Outside basho months, visit the free Sumo Museum (12:30–16:00 weekdays) on the ground floor — yokozuna ranking stones, vintage banzuke posters, and the kesho-mawashi ceremonial aprons. For pre-tournament training (asa-geiko) at sumo stables, several arrange foreign-visitor sessions during basho week — book through tour operators.

Consider This Instead

If you can’t hit a basho month, the Sumo Museum in the same building is free year-round, and a stable visit (asa-geiko morning training, 06:30–10:00) gives you actual sumo bodies in motion. Tour operators arrange entry; private visits without an arrangement are not possible. For the spiritual home of sumo’s ranking system, also walk Tomioka Hachiman-gu 15 minutes south.

Tomioka Hachiman-gu shrine with yokozuna stones

How to Get There

Getting There

  1. 1
    Take JR Chuo-Sobu Line → Ryogoku Station
    10 min¥160
  2. 2
    Walk to arena entrance → Ryogoku Kokugikan
    3 minfree
  1. 1
    Take Toei Oedo Line → Ryogoku Station
    5 min¥220
  2. 2
    Walk to arena entrance → Ryogoku Kokugikan
    3 minfree

Tips

  • Tournament tickets sell out fast. January: open 1 month ahead. Tickets sell out in hours for opening/final days; weekday cheap seats often available 1 week ahead.
  • 14:00 entry strategy. Skip the morning juryo bouts; arrive at 14:00 for makuuchi top division and stay through 18:00 yokozuna ceremony.
  • Try chanko-nabe. Sumo-stew restaurants surround the arena; Chanko Tomoegata and Chanko Kirishima are tournament-day institutions.
  • Edo-Tokyo Museum next door.
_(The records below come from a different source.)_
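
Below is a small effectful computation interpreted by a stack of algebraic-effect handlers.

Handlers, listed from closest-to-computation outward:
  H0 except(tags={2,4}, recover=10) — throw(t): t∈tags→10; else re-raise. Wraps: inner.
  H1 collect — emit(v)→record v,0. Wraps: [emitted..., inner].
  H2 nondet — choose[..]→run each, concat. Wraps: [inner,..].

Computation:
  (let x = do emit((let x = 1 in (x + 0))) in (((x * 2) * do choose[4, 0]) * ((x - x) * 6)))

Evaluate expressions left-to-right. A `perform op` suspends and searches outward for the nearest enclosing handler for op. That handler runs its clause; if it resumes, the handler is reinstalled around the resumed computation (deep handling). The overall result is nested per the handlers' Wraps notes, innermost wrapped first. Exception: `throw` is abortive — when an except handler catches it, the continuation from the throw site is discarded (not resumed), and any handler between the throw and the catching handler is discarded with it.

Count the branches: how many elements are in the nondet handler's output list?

Answer: 2

Working:
emit(1) @ H1 ⇒ out+=1
choose[4, 0] @ H2
  branch[0] choose=4:
    H0 returns 0
    H1 returns [1, 0]
    H2 returns [[1, 0]]
  branch[1] choose=0:
    H0 returns 0
    H1 returns [1, 0]
    H2 returns [[1, 0]]
= [[1, 0], [1, 0]]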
Free admission for the city historical museum on the same Ryogoku block; pair with non-tournament visits.

FAQ

Tokyo basho dates?

Mid-January (Hatsu), mid-May (Natsu), mid-September (Aki). Each runs 15 days. The other three basho are in Osaka (Mar), Nagoya (Jul), Fukuoka (Nov).

Cheapest seats?

Upper-level chair seats from ¥3,000. Best value: ¥6,500–8,500 for first-balcony with clear dohyo view. The expensive front-box (masu-seki) tatami seats run ¥10,000+ per person.

Can I attend morning training (asa-geiko)?

Yes via tour operators only. Stables don’t accept walk-in foreign visitors. Tour costs ¥7,000–15,000 for a 06:30–10:00 session including transport.